Kısa filmin uzun yolculuğu
'Adalet Bakanlığı' makamının 'ağır'lığından olsa gerek, hiç tahmin edilmeyecek bir yeteneği var: Kısa film. Yaklaşık 38 yıldır kısa film çekiyor. Film makinelerinin görüntüyü sessiz kaydettiği dönemden beri... Şahin, "El kameram vardı; 8 mm film çekebiliyordu. Eski kameralarda 5'er dakikalık filmler çekip, bu filmleri birbirine ekleyen makineler bile almıştım. Sessiz filmlere seslendirme bile yaptım. Şimdi dijital makinem var. Ama fazla vaktim olmuyor" diyor. Peki, 'kısa film' ilgisi nasıl doğdu Mehmet Ali Şahin'in: "İstanbul'da devlet memuruyken sık sık Sirkeci'ye giderdim. 1970'li yıllar. Oradan geçerken bir kamera gördüm. Hâlâ makine bende durur. Ucuz bir fiyata aldım. 3 dakika süren kaseti vardır. O zaman filmi çekersiniz, banyo ettiremezsiniz. Onu, özel bir zarfa koyup Almanya'ya Kodak'ın merkezine gönderirsiniz. Orada film banyo edilir ve size 15 gün sonra geri gönderilir. O çektiğim filmleri izleyebilmek için yansıtıcı da almıştım ve beyaz bir perdede izlerdim. Çok meraklıydım. Önce kötü çektim filmleri. Ama hatamı göre göre düzelttim. Şimdi hem ışığı, hem kamera hareketlerini çok iyi ayarlayabiliyorum ve iyi kamera kullandığımı iddia edebilirim. Vaktim olsa kısa film çekebilirim. Tabii o zaman çektiğimiz filmler sessizdi. Ama ben teybe kaydettiğim seslerden ya da müziklerden ekleyerek sesli film haline getirirdim. Bunun için özel makine dahi aldım."
Köyün belgeseli
Önemli bir arşive sahip. Fırsat buldukça gidip annesine bağda, bahçede, tarlada yardımcı olduğu Karabük'ün Ekincik Köyü, 'sosyal birikim'inin kaynağı olmuş. Yıllarca çekim yapmış 'güzel' köyünde. Öyle ki, artık hayata veda etmiş birçok kişinin görüntüleri onda saklı. Torunlarına çağrı yapıyor: "Köyde yakın akrabalarımdan tüm büyüklerimin filmleri var bende. Şimdi hayatta değiller çoğu. Bazen göstereyim istiyorum, ama üzülürler kaybettiği yakınları için, diye göstermiyorum. Yine de çocukları, torunları, büyüklerini görmek isterse onlara gösterebilirim. Yani köyün belgeseli var elimde."

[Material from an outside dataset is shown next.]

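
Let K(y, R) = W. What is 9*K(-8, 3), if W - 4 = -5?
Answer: -9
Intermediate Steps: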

Muhammed Ali'nin yayınlanmamış görüntüleri
Adalet Bakanı'nın arşivinde bugüne kadar hiç yayınlanmamış 'Muhammed Ali' görüntüleri de var. 'Canı pahası'na çektiği görüntüler. İşte öyküsü: "Muhammed Ali gelmişti 70'li yıllarda Türkiye'ye. O zaman 'Dünya Ağır Siklet Boks Şampiyonu'ydu. Cuma günü Sultanahmet'e geldi. Halk meydanda toplandı. O da ortaya konulan bir platformdan halka seslenecek. Ben de kameraya çekmek için bir minareye çıkmak istedim ve kimseden izin almadan şerefiyeye kadar çıktım. Ama yerlerde, açıkta elektrik kabloları vardı. Çıkarken elektrik çarptı. Ucuz atlattım. Büyük bir şey de gelebilirdi aslında başıma. Ama güzel görüntü oldu. Hiç kimsede olduğunu sanmıyorum."